1d. One Big Index shares term vectors across document sets (which may matter in the future)

Today, Overview's doesn't sort search results by relevance (how important each found document is, with respect to the search terms). And today, Overview doesn't expose a document set's term vectors (its counts of how often a term appears in the document set).

But these features seem like plausible directions Overview may take. One Big Index makes them impossible.

Regular-expression search is special

Regular-expression search works by scanning all the text of every document in a document set. ElasticSearch won't do this. (ElasticSearch's Regexp matches terms, not text.) PostgreSQL does, but it explicitly recommends against allowing end users to write regular expressions, since an erroneous (or malicious) search could take Overview offline.

Overview uses re2j so a single user can't disable the Overview web server.

A plausible future speedup would be to compile re2 as a PostgreSQL extension.

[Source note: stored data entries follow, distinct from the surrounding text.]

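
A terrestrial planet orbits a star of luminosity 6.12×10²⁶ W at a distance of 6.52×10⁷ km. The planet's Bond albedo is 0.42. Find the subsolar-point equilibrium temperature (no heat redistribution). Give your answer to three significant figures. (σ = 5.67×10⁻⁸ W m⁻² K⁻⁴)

T_ss ≈ 585 K

d = 6.52×10⁷ km = 6.52×10¹⁰ m.
Flux: S = L/(4πd²) = 6.12×10²⁶/(4π×(6.52×10¹⁰)²) = 1.15×10⁴ W m⁻².
At the subsolar point the surface absorbs S(1−A) and emits σT⁴ per unit area — no factor of 4, since only the local patch is in balance.
T = [1.15×10⁴ × 0.58 / 5.67×10⁻⁸]^(1/4) = (1.17×10¹¹)^(1/4) = 585 K.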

This would speed up regex searches somewhat by sending less over the network; but it would make deployment more complex.

Sort needs progress reporting

We know: sorting document IDs within Postgres or Lucene could be faster than a custom sort algorithm, because they'd transmit less data over the network. It would transmit less data over the network. But the operation could still cost minutes. A sensible user would assume the website is broken. It's a non-option.

Is there truly no way to sort without progress reporting?

We haven't found one.

Here's the obvious alternate sort strategy: store a clustered B-tree index per document set, per sort field. This would slow down indexing and reindexing acceptably; and it could speed DocumentIdList sorting to the point that we wouldn't need to report progress. We'd want to keep our DocumentIdList cached in PostgreSQL to handle sub-second searches; but a cache miss would only cost a few seconds, not minutes.

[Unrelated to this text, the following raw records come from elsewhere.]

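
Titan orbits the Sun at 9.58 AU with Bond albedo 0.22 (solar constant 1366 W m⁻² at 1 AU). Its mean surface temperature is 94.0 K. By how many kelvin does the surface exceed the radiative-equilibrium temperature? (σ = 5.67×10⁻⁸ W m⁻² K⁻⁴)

S = 1366/9.58² = 14.88 W m⁻².
T_eq = [S(1−A)/(4σ)]^(1/4) = [14.88×0.78/(4×5.67×10⁻⁸)]^(1/4) = 84.6 K.
ΔT = T_surf − T_eq = 94 − 84.6.

ΔT ≈ 9.4 K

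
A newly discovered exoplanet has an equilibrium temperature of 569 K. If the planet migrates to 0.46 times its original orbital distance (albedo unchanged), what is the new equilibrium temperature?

T_eq ≈ 839 K

T_eq ∝ L^(1/4) · d^(−1/2).
T′ = 569 / 0.46^(1/2) = 839 K.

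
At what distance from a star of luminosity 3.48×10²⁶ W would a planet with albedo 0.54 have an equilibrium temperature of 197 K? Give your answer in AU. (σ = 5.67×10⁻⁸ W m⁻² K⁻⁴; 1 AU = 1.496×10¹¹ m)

From T_eq⁴ = L(1−A)/(16πσd²): d = √[L(1−A)/(16πσT_eq⁴)].
d = √[3.48×10²⁶ × 0.46 / (16π × 5.67×10⁻⁸ × (197)⁴)] = 1.93×10¹¹ m = 1.29 AU.

d ≈ 1.29 AU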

But this introduces new problems:

  • Where to store the B-tree indexes? Maybe in PostgreSQL, but each index makes file lookup slower) (and we're discussing perhaps tens of thousands of indexes, across all document sets). Plus, immediately after import the visibility map wouldn't allow index-only scans, so PostgreSQL's implementation risks being too slow to avoid progress reports. (This isn't to say the concept of B-trees is bad: just that PostgreSQL's implementation might not suit Overview's use case.)
  • How do we create a new index? When the user adds a Field, the documents' metadata JSON might already contain values. We'd need to create a new index. That could take minutes. And if the user sorted by it, we'd need to report index-creation progress.

These are the exact problems we face with Lucene. So it seems wise to store the sort indexes and search indexes in the same place.

In conclusion: there may be architectures that are better for end-users. But any solution that allows users to sort requires progress reporting.